Section 4 of the Flexibility Act, Pub. L. No. 116-142 (2020), extended deferral under CARES Act section 2302 to employers receiving forgiveness of all or a portion of Paycheck Protection Program (“PPP”) loan amounts under CARES Act section 1106. PPP is administered by the Small Business Administration (“SBA”) pursuant to new section 7(a)(36) of the Small Business Act, Pub. L. No. 85-536 (1953). Section 4 of the Flexibility Act also applied to recipients of forgiveness of loans issued by certain non-SBA lenders pursuant to CARES Act section 1109.
Payment of Deferred Applicable Taxes; Penalties for Noncompliance with the Notice
Failure to withhold and pay the Deferred Applicable Taxes timely would result in penalties, interest and additions to tax accruing to the Affected Taxpayer beginning May 1, 2021. The Notice provides that an employer must withhold and pay over the Deferred Applicable Taxes ratably during the Payment Period. The Notice does not clarify how the “ratable” withholding and deposit requirements apply. Without clarification, an employer might allocate the Deferred Applicable Taxes equally among the payroll dates between January 1, 2021 and April 30, 2021.
Thus, an employer may have Deferred Applicable Taxes only for the fourth quarter of calendar year 2020. A reasonable interpretation of the ratable withholding and deposit rule may require an employer to apportion the total amount of Deferred Applicable Taxes equally among the payroll periods beginning on or after January 1, 2021, the payroll dates for which are included within the Payment Period. Alternatively, the Notice allows an Affected Taxpayer to make other arrangements with the employee, if necessary, to collect the total Deferred Applicable Taxes.
Considerations and Action Items for Employers with Respect to Payroll Tax Deferral
IRS Notice 2020-65 permits only deferral, and not forgiveness of employee portion of social security tax or equivalent railroad tax for the period from September 1, 2020 to December 31, 2020. The deferred tax liability must be paid within four months, from January 1, 2021 to April 30, 2021 to avoid accrual of interest, penalties or additions to tax under the Code for failure by employer to withhold or deposit the employee portion of payroll taxes. The relief is optional and employers may have alternate methods for collecting deferred payroll tax amounts from employees to meet the payment requirements.
However, employers should consider in general whether additional economic hardship to employees may result from the deferral, the risk of incurring penalties or interest for failure to comply timely with the Notice requirements, and the additional operating costs associated with implementing deferred withholding, deposit and reporting. Many employers have claimed refundable payroll credits under FFCRA or CARES Act or deferred employer portion of FICA social security tax or RRTA equivalent under the CARES Act. Such employers must comply with both the deadlines for deferring deposit of employer or employee portions of withholding taxes and the due dates for withholding and payment of Applicable Taxes under Notice 2020-65.
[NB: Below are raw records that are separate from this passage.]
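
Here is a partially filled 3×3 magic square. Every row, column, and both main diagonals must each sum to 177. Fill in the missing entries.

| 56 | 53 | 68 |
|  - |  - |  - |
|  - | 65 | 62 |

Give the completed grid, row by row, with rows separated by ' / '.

The remaining cell in row 3 is (3,1) = 177 − 127 = 50.
Column 1: 56 + 50 + ? = 177, so (2,1) = 71.
The remaining cell in column 2 is (2,2) = 177 − 118 = 59.
Column 3 needs 177; the known cells sum to 130, so (2,3) = 47.

56 53 68 / 71 59 47 / 50 65 62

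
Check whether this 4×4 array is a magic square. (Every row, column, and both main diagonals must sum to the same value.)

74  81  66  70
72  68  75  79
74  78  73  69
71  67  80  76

Row 1: 74 + 81 + 66 + 70 = 291.
Row 2: 72 + 68 + 75 + 79 = 294.
Row 3: 74 + 78 + 73 + 69 = 294.
Row 4: 71 + 67 + 80 + 76 = 294.
Column 1: 74 + 72 + 74 + 71 = 291.
Column 2: 81 + 68 + 78 + 67 = 294.
Column 3: 66 + 75 + 73 + 80 = 294.
Column 4: 70 + 79 + 69 + 76 = 294.
Main diagonal: 74 + 68 + 73 + 76 = 291.
Anti-diagonal: 70 + 75 + 78 + 71 = 294.

No — column 1 sums to 291 but column 4 sums to 294.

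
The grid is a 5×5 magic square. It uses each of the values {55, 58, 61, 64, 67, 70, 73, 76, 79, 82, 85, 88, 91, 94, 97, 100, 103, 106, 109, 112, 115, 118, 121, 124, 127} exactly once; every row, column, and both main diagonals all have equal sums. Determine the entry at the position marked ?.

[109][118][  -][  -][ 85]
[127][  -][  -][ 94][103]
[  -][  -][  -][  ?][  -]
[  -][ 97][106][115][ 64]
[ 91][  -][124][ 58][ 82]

The 25 entries sum to 2275, so each line sums to 2275/5 = 455.
Row 4 needs 455; the known cells sum to 382, so (4,1) = 73.
Row 5: 91 + 124 + 58 + 82 + ? = 455, so (5,2) = 100.
The remaining cell in column 1 is (3,1) = 455 − 400 = 55.
From column 5, 455 − (85 + 103 + 64 + 82) gives (3,5) = 121.
The remaining cell in anti-diagonal is (3,3) = 455 − 367 = 88.
Main diagonal needs 455; the known cells sum to 394, so (2,2) = 61.
The remaining cell in row 2 is (2,3) = 455 − 385 = 70.
Column 2 must total 455; the given cells sum to 376, so (3,2) = 79.
Column 3: 70 + 88 + 106 + 124 + ? = 455, so (1,3) = 67.
Row 1: 109 + 118 + 67 + 85 + ? = 455, so (1,4) = 76.
Using row 3: 55 + 79 + 88 + 121 + ? → (3,4) = 455 − 343 = 112.

112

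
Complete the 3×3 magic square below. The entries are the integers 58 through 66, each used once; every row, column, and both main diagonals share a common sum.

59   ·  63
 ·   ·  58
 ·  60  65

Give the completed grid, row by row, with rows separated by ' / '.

59 64 63 / 66 62 58 / 61 60 65

The entries are 58 through 66, which sum to 558, so each line sums to 558/3 = 186.
Row 1: 59 + 63 + ? = 186, so (1,2) = 64.
Row 3: 60 + 65 + ? = 186, so (3,1) = 61.
Column 1 needs 186; the known cells sum to 120, so (2,1) = 66.
Column 2 must total 186; the given cells sum to 124, so (2,2) = 62.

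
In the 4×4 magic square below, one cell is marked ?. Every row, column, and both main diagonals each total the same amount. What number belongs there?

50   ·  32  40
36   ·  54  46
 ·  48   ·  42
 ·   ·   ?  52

Column 4 is complete and sums to 180; that is the magic constant.
Row 1: 50 + 32 + 40 + ? = 180, so (1,2) = 58.
Using row 2: 36 + 54 + 46 + ? → (2,2) = 180 − 136 = 44.
Column 2: 58 + 44 + 48 + ? = 180, so (4,2) = 30.
From main diagonal, 180 − (50 + 44 + 52) gives (3,3) = 34.
Anti-diagonal must total 180; the given cells sum to 142, so (4,1) = 38.
Row 3 needs 180; the known cells sum to 124, so (3,1) = 56.
From row 4, 180 − (38 + 30 + 52) gives (4,3) = 60.

60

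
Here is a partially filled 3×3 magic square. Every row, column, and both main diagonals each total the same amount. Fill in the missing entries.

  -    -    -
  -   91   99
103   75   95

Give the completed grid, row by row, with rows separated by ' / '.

87 107 79 / 83 91 99 / 103 75 95

Row 3 is already complete: 103 + 75 + 95 = 273, so that is the magic constant.
Using row 2: 91 + 99 + ? → (2,1) = 273 − 190 = 83.
The remaining cell in column 1 is (1,1) = 273 − 186 = 87.
Column 2 must total 273; the given cells sum to 166, so (1,2) = 107.
The remaining cell in column 3 is (1,3) = 273 − 194 = 79.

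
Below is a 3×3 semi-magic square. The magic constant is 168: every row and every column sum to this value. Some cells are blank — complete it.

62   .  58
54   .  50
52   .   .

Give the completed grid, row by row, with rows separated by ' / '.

62 48 58 / 54 64 50 / 52 56 60

Row 1: 62 + 58 + ? = 168, so (1,2) = 48.
The remaining cell in row 2 is (2,2) = 168 − 104 = 64.
The remaining cell in column 2 is (3,2) = 168 − 112 = 56.
Column 3: 58 + 50 + ? = 168, so (3,3) = 60.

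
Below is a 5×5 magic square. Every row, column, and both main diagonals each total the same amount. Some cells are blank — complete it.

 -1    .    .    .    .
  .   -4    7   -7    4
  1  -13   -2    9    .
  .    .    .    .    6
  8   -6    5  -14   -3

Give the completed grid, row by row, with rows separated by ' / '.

-1 10 -9 2 -12 / -10 -4 7 -7 4 / 1 -13 -2 9 -5 / -8 3 -11 0 6 / 8 -6 5 -14 -3

Row 5 is already complete: 8 + -6 + 5 + -14 + -3 = -10, so that is the magic constant.
Using row 2: -4 + 7 + (-7) + 4 + ? → (2,1) = -10 − 0 = -10.
Row 3 must total -10; the given cells sum to -5, so (3,5) = -5.
Column 1: -1 + (-10) + 1 + 8 + ? = -10, so (4,1) = -8.
Column 5 must total -10; the given cells sum to 2, so (1,5) = -12.
Main diagonal: -1 + (-4) + (-2) + (-3) + ? = -10, so (4,4) = 0.
From anti-diagonal, -10 − (-12 + (-7) + (-2) + 8) gives (4,2) = 3.
Row 4: -8 + 3 + 0 + 6 + ? = -10, so (4,3) = -11.
Column 2 needs -10; the known cells sum to -20, so (1,2) = 10.
From column 3, -10 − (7 + (-2) + (-11) + 5) gives (1,3) = -9.
Column 4: -7 + 9 + 0 + (-14) + ? = -10, so (1,4) = 2.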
Employers should consult with tax counsel regarding applicability of reduced deposits in anticipation of FFCRA or CARES Act payroll credits, employer social security tax deferral under CARES Act section 2302, as amended, and employee payroll tax deferral under the Notice to ensure compliance with employment tax withholding, deposit or payment requirements with respect to wages or compensation for pay periods through December 31, 2020.